Since CellBlender makes extensive use of Blender's Property Database, we must have a mechanism to "upgrade" older .blend files whenever newer versions of CellBlender break backward compatibility via changes in our Blender Property definitions.
We have decided to handle this with a two-tiered mechanism which includes a relatively stable "Data Model" along with a mechanism to upgrade that Data Model when it needs to be changed. This page is intended as a guide on how to do that.

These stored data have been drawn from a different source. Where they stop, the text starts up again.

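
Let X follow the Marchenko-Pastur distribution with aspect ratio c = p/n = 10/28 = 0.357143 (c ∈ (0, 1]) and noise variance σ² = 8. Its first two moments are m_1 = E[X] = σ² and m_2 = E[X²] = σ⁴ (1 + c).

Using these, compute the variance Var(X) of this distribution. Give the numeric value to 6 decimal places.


m_1 = E[X] = σ² = 8, so m_1² = 64.
m_2 = E[X²] = σ⁴ (1 + c) = 64 · (1 + 0.357143) = 64 · 1.357143 = 86.857143.
(Note m_2 − m_1² simplifies to c · σ⁴ = 0.357143 · 64.)

Var(X) = m_2 − m_1² = 86.857143 − 64 = 22.857143.


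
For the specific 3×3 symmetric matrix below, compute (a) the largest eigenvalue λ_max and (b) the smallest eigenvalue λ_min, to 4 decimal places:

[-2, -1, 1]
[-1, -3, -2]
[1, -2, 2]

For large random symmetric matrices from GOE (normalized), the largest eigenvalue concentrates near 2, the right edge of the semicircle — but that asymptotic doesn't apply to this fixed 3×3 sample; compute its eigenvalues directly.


Since M is real symmetric, all three eigenvalues are real; they are the roots of det(λI − M) = λ³ − (tr M) λ² + s λ − det M, where s is the sum of the principal 2×2 minors.
tr M = -2 + (-3) + 2 = -3.
s = ((-2)·(-3) − (-1)²) + ((-2)·2 − 1²) + ((-3)·2 − (-2)²) = 5 + (-5) + (-10) = -10.
det M (expand along row 1) = (-2)·(-10) − (-1)·0 + 1·5 = 25.
Characteristic polynomial: λ³ + 3λ² − 10λ − 25 = 0.
Substitute λ = y + (tr M)/3 = y − 1.000000 to remove the quadratic term: y³ + p·y + q = 0 with p = s − (tr M)²/3 = -13.000000 and q = −2(tr M)³/27 + (tr M)·s/3 − det M = -13.000000.
Three real roots ⇒ use the trigonometric (Viète) form: r = 2√(−p/3) = 4.163332, φ = arccos(3q/(p·r)) = arccos(0.720577) = 0.766163 rad.
y_k = r·cos(φ/3 − 2πk/3) for k = 0, 1, 2 gives y = 4.028296, -1.103312, -2.924984.
λ_k = y_k − 1.000000 gives λ = 3.0283, -2.1033, -3.9250 (check: the sum is -3.0000 = tr M).

Hence λ_max = 3.0283 and λ_min = -3.9250.


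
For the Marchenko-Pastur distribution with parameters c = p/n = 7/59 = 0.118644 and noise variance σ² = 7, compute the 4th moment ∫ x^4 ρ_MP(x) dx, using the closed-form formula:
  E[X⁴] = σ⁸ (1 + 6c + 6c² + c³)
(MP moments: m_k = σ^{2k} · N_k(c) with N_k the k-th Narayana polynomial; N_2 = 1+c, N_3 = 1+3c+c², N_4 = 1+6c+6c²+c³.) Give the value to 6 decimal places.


E[X⁴] = σ⁸ (1 + 6c + 6c² + c³) (fourth MP moment). With σ² = 7 (so σ⁸ = 2401) and c = 7/59 = 0.118644: E[X⁴] = 2401 · (1 + 6·0.118644 + 6·(0.118644)² + (0.118644)³) = 2401 · 1.797993.

So E[X^4] = 4316.981142.


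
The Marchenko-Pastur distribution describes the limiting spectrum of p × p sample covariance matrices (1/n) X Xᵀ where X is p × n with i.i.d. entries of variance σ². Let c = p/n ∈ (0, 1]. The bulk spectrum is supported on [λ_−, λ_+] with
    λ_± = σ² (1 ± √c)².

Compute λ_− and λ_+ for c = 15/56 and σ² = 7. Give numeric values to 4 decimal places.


c = 15/56 = 0.267857; √c = 0.517549.
λ_− = σ² (1 − √c)² = 7 · (1 − 0.517549)² = 7 · (0.482451)² = 1.629312.
λ_+ = σ² (1 + √c)² = 7 · (1 + 0.517549)² = 7 · (1.517549)² = 16.120688.

Rounded to 4 decimal places: λ_− ≈ 1.6293, λ_+ ≈ 16.1207.


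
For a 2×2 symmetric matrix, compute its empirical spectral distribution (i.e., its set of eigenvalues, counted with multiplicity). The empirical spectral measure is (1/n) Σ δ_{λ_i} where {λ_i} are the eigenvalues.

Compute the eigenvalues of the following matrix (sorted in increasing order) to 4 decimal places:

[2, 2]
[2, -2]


Since M is real symmetric, both eigenvalues are real; they are the roots of det(λI − M) = λ² − (tr M) λ + det M.
tr M = 2 + (-2) = 0.
det M = 2·(-2) − 2² = -4 − 4 = -8.
Characteristic polynomial: λ² − 8 = 0.
Discriminant Δ = (tr M)² − 4·det M = 0 − (-32) = 32; √Δ = 5.656854.
λ = (tr M ± √Δ)/2 = (0 ± 5.656854)/2, giving (tr M − √Δ)/2 = -2.8284 and (tr M + √Δ)/2 = 2.8284.

Eigenvalues sorted in increasing order: [-2.8284, 2.8284].


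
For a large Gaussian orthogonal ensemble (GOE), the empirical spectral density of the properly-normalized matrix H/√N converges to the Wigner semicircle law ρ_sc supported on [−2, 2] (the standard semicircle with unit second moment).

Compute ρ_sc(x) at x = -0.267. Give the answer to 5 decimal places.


ρ_sc(x) = (1/(2π)) √(4 − x²). With x = -0.267:
  4 − x² = 4 − (-0.267)² = 4 − 0.071289 = 3.928711.
  √(4 − x²) = 1.982098.
  1/(2π) = 0.159155.
  ρ_sc(-0.267) = 0.159155 · 1.982098 = 0.315461.

Rounded to 5 decimal places: ρ_sc(-0.267) ≈ 0.31546.


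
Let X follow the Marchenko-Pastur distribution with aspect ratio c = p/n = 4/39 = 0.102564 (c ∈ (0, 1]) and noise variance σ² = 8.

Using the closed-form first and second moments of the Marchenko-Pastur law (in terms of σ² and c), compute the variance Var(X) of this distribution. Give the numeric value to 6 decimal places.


Recall the MP moments m_1 = E[X] = σ² and m_2 = E[X²] = σ⁴ (1 + c).
m_1 = E[X] = σ² = 8, so m_1² = 64.
m_2 = E[X²] = σ⁴ (1 + c) = 64 · (1 + 0.102564) = 64 · 1.102564 = 70.564103.
(Note m_2 − m_1² simplifies to c · σ⁴ = 0.102564 · 64.)

Var(X) = m_2 − m_1² = 70.564103 − 64 = 6.564103.


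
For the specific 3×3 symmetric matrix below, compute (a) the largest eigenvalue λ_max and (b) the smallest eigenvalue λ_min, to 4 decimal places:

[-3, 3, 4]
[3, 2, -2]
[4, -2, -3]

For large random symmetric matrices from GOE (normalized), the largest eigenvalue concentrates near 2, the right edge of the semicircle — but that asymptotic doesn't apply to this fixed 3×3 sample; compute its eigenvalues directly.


Since M is real symmetric, all three eigenvalues are real; they are the roots of det(λI − M) = λ³ − (tr M) λ² + s λ − det M, where s is the sum of the principal 2×2 minors.
tr M = -3 + 2 + (-3) = -4.
s = ((-3)·2 − 3²) + ((-3)·(-3) − 4²) + (2·(-3) − (-2)²) = -15 + (-7) + (-10) = -32.
det M (expand along row 1) = (-3)·(-10) − 3·(-1) + 4·(-14) = -23.
Characteristic polynomial: λ³ + 4λ² − 32λ + 23 = 0.
Substitute λ = y + (tr M)/3 = y − 1.333333 to remove the quadratic term: y³ + p·y + q = 0 with p = s − (tr M)²/3 = -37.333333 and q = −2(tr M)³/27 + (tr M)·s/3 − det M = 70.407407.
Three real roots ⇒ use the trigonometric (Viète) form: r = 2√(−p/3) = 7.055337, φ = arccos(3q/(p·r)) = arccos(-0.801909) = 2.501280 rad.
y_k = r·cos(φ/3 − 2πk/3) for k = 0, 1, 2 gives y = 4.741866, 2.153375, -6.895241.
λ_k = y_k − 1.333333 gives λ = 3.4085, 0.8200, -8.2286 (check: the sum is -4.0000 = tr M).

Hence λ_max = 3.4085 and λ_min = -8.2286.


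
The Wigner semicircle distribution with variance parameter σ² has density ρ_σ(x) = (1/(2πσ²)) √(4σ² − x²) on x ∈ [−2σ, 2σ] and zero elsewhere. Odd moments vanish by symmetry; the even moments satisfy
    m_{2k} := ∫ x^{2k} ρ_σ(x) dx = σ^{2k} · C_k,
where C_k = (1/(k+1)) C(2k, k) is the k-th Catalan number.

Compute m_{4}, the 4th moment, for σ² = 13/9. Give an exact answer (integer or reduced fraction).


By the scaled semicircle moment identity, m_{2k} = σ^{2k} · C_k with k = 2.
C_2 = (1/(k+1)) · C(2k, k) = (1/3) · C(4, 2) = (1/3) · 6 = 2.
σ^{2k} = (σ²)^k = (13/9)^2 = 169/81.

Therefore m_{4} = σ^{4} · C_2 = (169/81) · 2 = 338/81.


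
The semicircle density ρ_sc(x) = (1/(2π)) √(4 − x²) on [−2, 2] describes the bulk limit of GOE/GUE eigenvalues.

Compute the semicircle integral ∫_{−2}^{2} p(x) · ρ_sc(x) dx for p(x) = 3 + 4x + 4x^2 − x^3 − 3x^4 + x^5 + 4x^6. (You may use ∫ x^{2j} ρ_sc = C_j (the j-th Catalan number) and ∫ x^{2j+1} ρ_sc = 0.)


Write p(x) = Σ a_i x^i, split into monomials and integrate each against ρ_sc separately.
Using ∫ x^{2j} ρ_sc = C_j = (1/(j+1)) C(2j, j) (Catalan numbers) and ∫ x^{2j+1} ρ_sc = 0 (odd monomials vanish by symmetry):
  i = 0 (even): a_0 · C_{0} = 3 · 1 = 3
  i = 1 (odd): ∫ x^1 ρ_sc = 0 (vanishes)
  i = 2 (even): a_2 · C_{1} = 4 · 1 = 4
  i = 3 (odd): ∫ x^3 ρ_sc = 0 (vanishes)
  i = 4 (even): a_4 · C_{2} = -3 · 2 = -6
  i = 5 (odd): ∫ x^5 ρ_sc = 0 (vanishes)
  i = 6 (even): a_6 · C_{3} = 4 · 5 = 20

Summing the contributions: ∫_{−2}^{2} p(x) ρ_sc(x) dx = 3 + 4 + (-6) + 20 = 21.


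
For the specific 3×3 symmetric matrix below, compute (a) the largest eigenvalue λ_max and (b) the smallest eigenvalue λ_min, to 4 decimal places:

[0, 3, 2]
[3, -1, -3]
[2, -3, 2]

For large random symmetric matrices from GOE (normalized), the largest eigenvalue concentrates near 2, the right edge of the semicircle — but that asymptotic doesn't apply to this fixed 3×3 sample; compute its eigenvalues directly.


Since M is real symmetric, all three eigenvalues are real; they are the roots of det(λI − M) = λ³ − (tr M) λ² + s λ − det M, where s is the sum of the principal 2×2 minors.
tr M = 0 + (-1) + 2 = 1.
s = (0·(-1) − 3²) + (0·2 − 2²) + ((-1)·2 − (-3)²) = -9 + (-4) + (-11) = -24.
det M (expand along row 1) = 0·(-11) − 3·12 + 2·(-7) = -50.
Characteristic polynomial: λ³ − λ² − 24λ + 50 = 0.
Substitute λ = y + (tr M)/3 = y + 0.333333 to remove the quadratic term: y³ + p·y + q = 0 with p = s − (tr M)²/3 = -24.333333 and q = −2(tr M)³/27 + (tr M)·s/3 − det M = 41.925926.
Three real roots ⇒ use the trigonometric (Viète) form: r = 2√(−p/3) = 5.696002, φ = arccos(3q/(p·r)) = arccos(-0.907470) = 2.708018 rad.
y_k = r·cos(φ/3 − 2πk/3) for k = 0, 1, 2 gives y = 3.528755, 2.107864, -5.636618.
λ_k = y_k + 0.333333 gives λ = 3.8621, 2.4412, -5.3033 (check: the sum is 1.0000 = tr M).

Hence λ_max = 3.8621 and λ_min = -5.3033.


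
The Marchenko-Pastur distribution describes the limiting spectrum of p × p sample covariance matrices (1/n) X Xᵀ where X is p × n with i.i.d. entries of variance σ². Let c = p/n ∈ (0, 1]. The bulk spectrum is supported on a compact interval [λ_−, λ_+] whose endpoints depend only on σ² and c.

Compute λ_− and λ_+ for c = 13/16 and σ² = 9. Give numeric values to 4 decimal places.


c = 13/16 = 0.812500; √c = 0.901388.
λ_− = σ² (1 − √c)² = 9 · (1 − 0.901388)² = 9 · (0.098612)² = 0.087519.
λ_+ = σ² (1 + √c)² = 9 · (1 + 0.901388)² = 9 · (1.901388)² = 32.537481.

Rounded to 4 decimal places: λ_− ≈ 0.0875, λ_+ ≈ 32.5375.


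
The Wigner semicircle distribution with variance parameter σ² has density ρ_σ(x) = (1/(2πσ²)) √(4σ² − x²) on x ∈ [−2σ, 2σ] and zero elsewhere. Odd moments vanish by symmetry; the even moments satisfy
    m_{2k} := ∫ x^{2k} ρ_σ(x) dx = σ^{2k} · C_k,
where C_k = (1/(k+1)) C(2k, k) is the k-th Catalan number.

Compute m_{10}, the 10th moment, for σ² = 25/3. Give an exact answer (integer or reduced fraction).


By the scaled semicircle moment identity, m_{2k} = σ^{2k} · C_k with k = 5.
C_5 = (1/(k+1)) · C(2k, k) = (1/6) · C(10, 5) = (1/6) · 252 = 42.
σ^{2k} = (σ²)^k = (25/3)^5 = 9765625/243.

Therefore m_{10} = σ^{10} · C_5 = (9765625/243) · 42 = 136718750/81.


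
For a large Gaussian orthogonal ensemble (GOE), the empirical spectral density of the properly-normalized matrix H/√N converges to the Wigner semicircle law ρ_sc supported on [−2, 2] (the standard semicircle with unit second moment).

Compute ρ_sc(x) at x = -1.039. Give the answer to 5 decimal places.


ρ_sc(x) = (1/(2π)) √(4 − x²). With x = -1.039:
  4 − x² = 4 − (-1.039)² = 4 − 1.079521 = 2.920479.
  √(4 − x²) = 1.708941.
  1/(2π) = 0.159155.
  ρ_sc(-1.039) = 0.159155 · 1.708941 = 0.271986.

Rounded to 5 decimal places: ρ_sc(-1.039) ≈ 0.27199.


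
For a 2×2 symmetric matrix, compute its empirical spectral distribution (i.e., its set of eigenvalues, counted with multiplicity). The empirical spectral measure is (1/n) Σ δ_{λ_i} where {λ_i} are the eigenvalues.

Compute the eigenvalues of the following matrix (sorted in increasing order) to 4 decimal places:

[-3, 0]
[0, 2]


Since M is real symmetric, both eigenvalues are real; they are the roots of det(λI − M) = λ² − (tr M) λ + det M.
tr M = -3 + 2 = -1.
det M = (-3)·2 − 0² = -6 − 0 = -6.
Characteristic polynomial: λ² + λ − 6 = 0.
Discriminant Δ = (tr M)² − 4·det M = 1 − (-24) = 25; √Δ = 5.000000.
λ = (tr M ± √Δ)/2 = (-1 ± 5.000000)/2, giving (tr M − √Δ)/2 = -3.0000 and (tr M + √Δ)/2 = 2.0000.

Eigenvalues sorted in increasing order: [-3.0000, 2.0000].


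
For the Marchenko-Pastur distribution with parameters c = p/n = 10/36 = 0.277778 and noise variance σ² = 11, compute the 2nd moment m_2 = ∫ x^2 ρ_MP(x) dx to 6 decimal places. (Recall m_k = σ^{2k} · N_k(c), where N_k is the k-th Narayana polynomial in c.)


E[X²] = σ⁴ (1 + c) (second MP moment). With σ² = 11 (so σ⁴ = 121) and c = 10/36 = 0.277778: E[X²] = 121 · (1 + 0.277778) = 121 · 1.277778.

So E[X^2] = 154.611111.


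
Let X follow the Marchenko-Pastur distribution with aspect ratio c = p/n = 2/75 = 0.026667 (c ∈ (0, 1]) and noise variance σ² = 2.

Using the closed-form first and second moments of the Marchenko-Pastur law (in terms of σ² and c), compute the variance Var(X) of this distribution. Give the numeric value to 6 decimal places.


Recall the MP moments m_1 = E[X] = σ² and m_2 = E[X²] = σ⁴ (1 + c).
m_1 = E[X] = σ² = 2, so m_1² = 4.
m_2 = E[X²] = σ⁴ (1 + c) = 4 · (1 + 0.026667) = 4 · 1.026667 = 4.106667.
(Note m_2 − m_1² simplifies to c · σ⁴ = 0.026667 · 4.)

Var(X) = m_2 − m_1² = 4.106667 − 4 = 0.106667.


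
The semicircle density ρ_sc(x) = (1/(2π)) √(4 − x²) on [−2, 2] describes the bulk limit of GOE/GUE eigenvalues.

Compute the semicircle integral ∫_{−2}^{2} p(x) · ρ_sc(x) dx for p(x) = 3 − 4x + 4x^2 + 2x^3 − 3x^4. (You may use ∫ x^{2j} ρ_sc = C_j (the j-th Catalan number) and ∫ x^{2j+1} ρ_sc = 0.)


Write p(x) = Σ a_i x^i, split into monomials and integrate each against ρ_sc separately.
Using ∫ x^{2j} ρ_sc = C_j = (1/(j+1)) C(2j, j) (Catalan numbers) and ∫ x^{2j+1} ρ_sc = 0 (odd monomials vanish by symmetry):
  i = 0 (even): a_0 · C_{0} = 3 · 1 = 3
  i = 1 (odd): ∫ x^1 ρ_sc = 0 (vanishes)
  i = 2 (even): a_2 · C_{1} = 4 · 1 = 4
  i = 3 (odd): ∫ x^3 ρ_sc = 0 (vanishes)
  i = 4 (even): a_4 · C_{2} = -3 · 2 = -6

Summing the contributions: ∫_{−2}^{2} p(x) ρ_sc(x) dx = 3 + 4 + (-6) = 1.


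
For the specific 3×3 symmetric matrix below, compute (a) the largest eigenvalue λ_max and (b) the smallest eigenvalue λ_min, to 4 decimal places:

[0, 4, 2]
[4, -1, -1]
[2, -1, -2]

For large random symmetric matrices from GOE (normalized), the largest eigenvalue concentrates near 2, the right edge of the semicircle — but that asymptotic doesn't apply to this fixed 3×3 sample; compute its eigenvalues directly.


Since M is real symmetric, all three eigenvalues are real; they are the roots of det(λI − M) = λ³ − (tr M) λ² + s λ − det M, where s is the sum of the principal 2×2 minors.
tr M = 0 + (-1) + (-2) = -3.
s = (0·(-1) − 4²) + (0·(-2) − 2²) + ((-1)·(-2) − (-1)²) = -16 + (-4) + 1 = -19.
det M (expand along row 1) = 0·1 − 4·(-6) + 2·(-2) = 20.
Characteristic polynomial: λ³ + 3λ² − 19λ − 20 = 0.
Substitute λ = y + (tr M)/3 = y − 1.000000 to remove the quadratic term: y³ + p·y + q = 0 with p = s − (tr M)²/3 = -22.000000 and q = −2(tr M)³/27 + (tr M)·s/3 − det M = 1.000000.
Three real roots ⇒ use the trigonometric (Viète) form: r = 2√(−p/3) = 5.416026, φ = arccos(3q/(p·r)) = arccos(-0.025178) = 1.595977 rad.
y_k = r·cos(φ/3 − 2πk/3) for k = 0, 1, 2 gives y = 4.667521, 0.045459, -4.712980.
λ_k = y_k − 1.000000 gives λ = 3.6675, -0.9545, -5.7130 (check: the sum is -3.0000 = tr M).

Hence λ_max = 3.6675 and λ_min = -5.7130.


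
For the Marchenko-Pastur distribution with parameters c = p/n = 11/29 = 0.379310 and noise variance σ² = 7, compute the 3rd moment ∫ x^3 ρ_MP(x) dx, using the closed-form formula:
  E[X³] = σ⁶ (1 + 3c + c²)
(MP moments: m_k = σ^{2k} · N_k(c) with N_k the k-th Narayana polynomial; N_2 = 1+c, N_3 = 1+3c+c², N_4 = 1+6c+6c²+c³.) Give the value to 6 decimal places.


E[X³] = σ⁶ (1 + 3c + c²) (third MP moment). With σ² = 7 (so σ⁶ = 343) and c = 11/29 = 0.379310: E[X³] = 343 · (1 + 3·0.379310 + (0.379310)²) = 343 · 2.281807.

So E[X^3] = 782.659929.


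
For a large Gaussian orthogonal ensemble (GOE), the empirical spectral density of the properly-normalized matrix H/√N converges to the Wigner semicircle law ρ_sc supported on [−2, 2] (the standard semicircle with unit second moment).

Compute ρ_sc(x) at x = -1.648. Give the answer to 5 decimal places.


ρ_sc(x) = (1/(2π)) √(4 − x²). With x = -1.648:
  4 − x² = 4 − (-1.648)² = 4 − 2.715904 = 1.284096.
  √(4 − x²) = 1.133180.
  1/(2π) = 0.159155.
  ρ_sc(-1.648) = 0.159155 · 1.133180 = 0.180351.

Rounded to 5 decimal places: ρ_sc(-1.648) ≈ 0.18035.


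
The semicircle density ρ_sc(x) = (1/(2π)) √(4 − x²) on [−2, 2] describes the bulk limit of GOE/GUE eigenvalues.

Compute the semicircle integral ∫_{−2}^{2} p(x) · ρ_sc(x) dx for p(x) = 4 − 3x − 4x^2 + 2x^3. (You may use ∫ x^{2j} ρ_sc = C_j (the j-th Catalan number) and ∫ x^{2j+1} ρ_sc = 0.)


Write p(x) = Σ a_i x^i, split into monomials and integrate each against ρ_sc separately.
Using ∫ x^{2j} ρ_sc = C_j = (1/(j+1)) C(2j, j) (Catalan numbers) and ∫ x^{2j+1} ρ_sc = 0 (odd monomials vanish by symmetry):
  i = 0 (even): a_0 · C_{0} = 4 · 1 = 4
  i = 1 (odd): ∫ x^1 ρ_sc = 0 (vanishes)
  i = 2 (even): a_2 · C_{1} = -4 · 1 = -4
  i = 3 (odd): ∫ x^3 ρ_sc = 0 (vanishes)

Summing the contributions: ∫_{−2}^{2} p(x) ρ_sc(x) dx = 4 + (-4) = 0.


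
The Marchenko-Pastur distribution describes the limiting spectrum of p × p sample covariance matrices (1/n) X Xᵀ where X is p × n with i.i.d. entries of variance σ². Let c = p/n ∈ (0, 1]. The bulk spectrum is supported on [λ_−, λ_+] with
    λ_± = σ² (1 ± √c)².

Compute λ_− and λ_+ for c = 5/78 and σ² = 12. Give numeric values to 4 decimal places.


c = 5/78 = 0.064103; √c = 0.253185.
λ_− = σ² (1 − √c)² = 12 · (1 − 0.253185)² = 12 · (0.746815)² = 6.692795.
λ_+ = σ² (1 + √c)² = 12 · (1 + 0.253185)² = 12 · (1.253185)² = 18.845667.

Rounded to 4 decimal places: λ_− ≈ 6.6928, λ_+ ≈ 18.8457.


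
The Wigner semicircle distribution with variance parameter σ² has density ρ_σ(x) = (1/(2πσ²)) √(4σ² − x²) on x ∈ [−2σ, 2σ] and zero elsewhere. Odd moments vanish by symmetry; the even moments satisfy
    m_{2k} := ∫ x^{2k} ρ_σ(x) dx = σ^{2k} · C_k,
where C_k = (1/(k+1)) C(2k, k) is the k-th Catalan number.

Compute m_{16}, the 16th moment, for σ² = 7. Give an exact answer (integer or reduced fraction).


By the scaled semicircle moment identity, m_{2k} = σ^{2k} · C_k with k = 8.
C_8 = (1/(k+1)) · C(2k, k) = (1/9) · C(16, 8) = (1/9) · 12870 = 1430.
σ^{2k} = (σ²)^k = (7)^8 = 5764801.

Therefore m_{16} = σ^{16} · C_8 = 5764801 · 1430 = 8243665430.


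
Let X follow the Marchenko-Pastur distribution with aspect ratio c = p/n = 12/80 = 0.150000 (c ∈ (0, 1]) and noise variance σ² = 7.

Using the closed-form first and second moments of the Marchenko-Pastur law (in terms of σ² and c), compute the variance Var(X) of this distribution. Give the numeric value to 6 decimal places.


Recall the MP moments m_1 = E[X] = σ² and m_2 = E[X²] = σ⁴ (1 + c).
m_1 = E[X] = σ² = 7, so m_1² = 49.
m_2 = E[X²] = σ⁴ (1 + c) = 49 · (1 + 0.150000) = 49 · 1.150000 = 56.350000.
(Note m_2 − m_1² simplifies to c · σ⁴ = 0.150000 · 49.)

Var(X) = m_2 − m_1² = 56.350000 − 49 = 7.350000.


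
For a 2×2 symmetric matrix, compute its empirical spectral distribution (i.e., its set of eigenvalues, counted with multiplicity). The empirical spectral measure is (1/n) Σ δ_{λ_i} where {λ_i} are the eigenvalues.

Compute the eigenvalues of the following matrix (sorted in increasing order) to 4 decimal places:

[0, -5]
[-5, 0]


Since M is real symmetric, both eigenvalues are real; they are the roots of det(λI − M) = λ² − (tr M) λ + det M.
tr M = 0 + 0 = 0.
det M = 0·0 − (-5)² = 0 − 25 = -25.
Characteristic polynomial: λ² − 25 = 0.
Discriminant Δ = (tr M)² − 4·det M = 0 − (-100) = 100; √Δ = 10.000000.
λ = (tr M ± √Δ)/2 = (0 ± 10.000000)/2, giving (tr M − √Δ)/2 = -5.0000 and (tr M + √Δ)/2 = 5.0000.

Eigenvalues sorted in increasing order: [-5.0000, 5.0000].


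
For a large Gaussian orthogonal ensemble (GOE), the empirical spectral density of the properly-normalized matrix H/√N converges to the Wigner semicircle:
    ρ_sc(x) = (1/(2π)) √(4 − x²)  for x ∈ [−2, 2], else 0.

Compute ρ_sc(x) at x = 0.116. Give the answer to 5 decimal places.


ρ_sc(x) = (1/(2π)) √(4 − x²). With x = 0.116:
  4 − x² = 4 − (0.116)² = 4 − 0.013456 = 3.986544.
  √(4 − x²) = 1.996633.
  1/(2π) = 0.159155.
  ρ_sc(0.116) = 0.159155 · 1.996633 = 0.317774.

Rounded to 5 decimal places: ρ_sc(0.116) ≈ 0.31777.


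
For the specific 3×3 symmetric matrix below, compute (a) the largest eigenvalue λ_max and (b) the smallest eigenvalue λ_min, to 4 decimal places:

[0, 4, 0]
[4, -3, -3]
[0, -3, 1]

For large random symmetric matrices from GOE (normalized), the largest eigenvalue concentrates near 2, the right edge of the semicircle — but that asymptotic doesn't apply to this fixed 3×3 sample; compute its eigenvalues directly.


Since M is real symmetric, all three eigenvalues are real; they are the roots of det(λI − M) = λ³ − (tr M) λ² + s λ − det M, where s is the sum of the principal 2×2 minors.
tr M = 0 + (-3) + 1 = -2.
s = (0·(-3) − 4²) + (0·1 − 0²) + ((-3)·1 − (-3)²) = -16 + 0 + (-12) = -28.
det M (expand along row 1) = 0·(-12) − 4·4 + 0·(-12) = -16.
Characteristic polynomial: λ³ + 2λ² − 28λ + 16 = 0.
Substitute λ = y + (tr M)/3 = y − 0.666667 to remove the quadratic term: y³ + p·y + q = 0 with p = s − (tr M)²/3 = -29.333333 and q = −2(tr M)³/27 + (tr M)·s/3 − det M = 35.259259.
Three real roots ⇒ use the trigonometric (Viète) form: r = 2√(−p/3) = 6.253888, φ = arccos(3q/(p·r)) = arccos(-0.576611) = 2.185371 rad.
y_k = r·cos(φ/3 − 2πk/3) for k = 0, 1, 2 gives y = 4.666667, 1.272218, -5.938885.
λ_k = y_k − 0.666667 gives λ = 4.0000, 0.6056, -6.6056 (check: the sum is -2.0000 = tr M).

Hence λ_max = 4.0000 and λ_min = -6.6056.


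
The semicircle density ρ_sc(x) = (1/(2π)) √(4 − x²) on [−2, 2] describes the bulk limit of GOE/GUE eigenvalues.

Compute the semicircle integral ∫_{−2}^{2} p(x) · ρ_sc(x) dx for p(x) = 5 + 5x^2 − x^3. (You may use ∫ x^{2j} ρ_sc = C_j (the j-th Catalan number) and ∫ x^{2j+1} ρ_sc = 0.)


Write p(x) = Σ a_i x^i, split into monomials and integrate each against ρ_sc separately.
Using ∫ x^{2j} ρ_sc = C_j = (1/(j+1)) C(2j, j) (Catalan numbers) and ∫ x^{2j+1} ρ_sc = 0 (odd monomials vanish by symmetry):
  i = 0 (even): a_0 · C_{0} = 5 · 1 = 5
  i = 2 (even): a_2 · C_{1} = 5 · 1 = 5
  i = 3 (odd): ∫ x^3 ρ_sc = 0 (vanishes)

Summing the contributions: ∫_{−2}^{2} p(x) ρ_sc(x) dx = 5 + 5 = 10.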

The "Data Model" is a python dictionary containing all of the "important" data needed for an MCell/CellBlender model/simulation. This dictionary can be easily imported, exported, and converted into (and out of) CellBlender's Property Database representation. This Data Model provides one level of "isolation" from any superficial changes made to the CellBlender Property Database, and it is stored inside the ".blend" file as a pickled string via the "save_pre" handler whenever a .blend file is saved.
Whenever a version of the CellBlender addon detects that it is opening a .blend file from a different version of the addon, the CellBlender properties will be completely reconstructed from the data model found in the .blend file. This is done in the "load_post" handler of the addon.
This works fine, but it still does not address the problem of changes to the Data Model itself. In other words, what will happen when a newer version of CellBlender opens an older .blend file with an older Data Model? This case is handled by making a series of modifications to the Data Model dictionary read from the .blend file until it matches the current Data Model version of the addon. The series of Data Model changes are applied like a series of patches to move the Data Model from whatever version it started with up to the current version. The series of "patches" could be a single linear series of small changes, but they could also include large "jumps" to move from one older version to a much newer version in one step. This might be done to improve upgrading speed if it is found that the series of small steps is taking too long to get from some versions to others.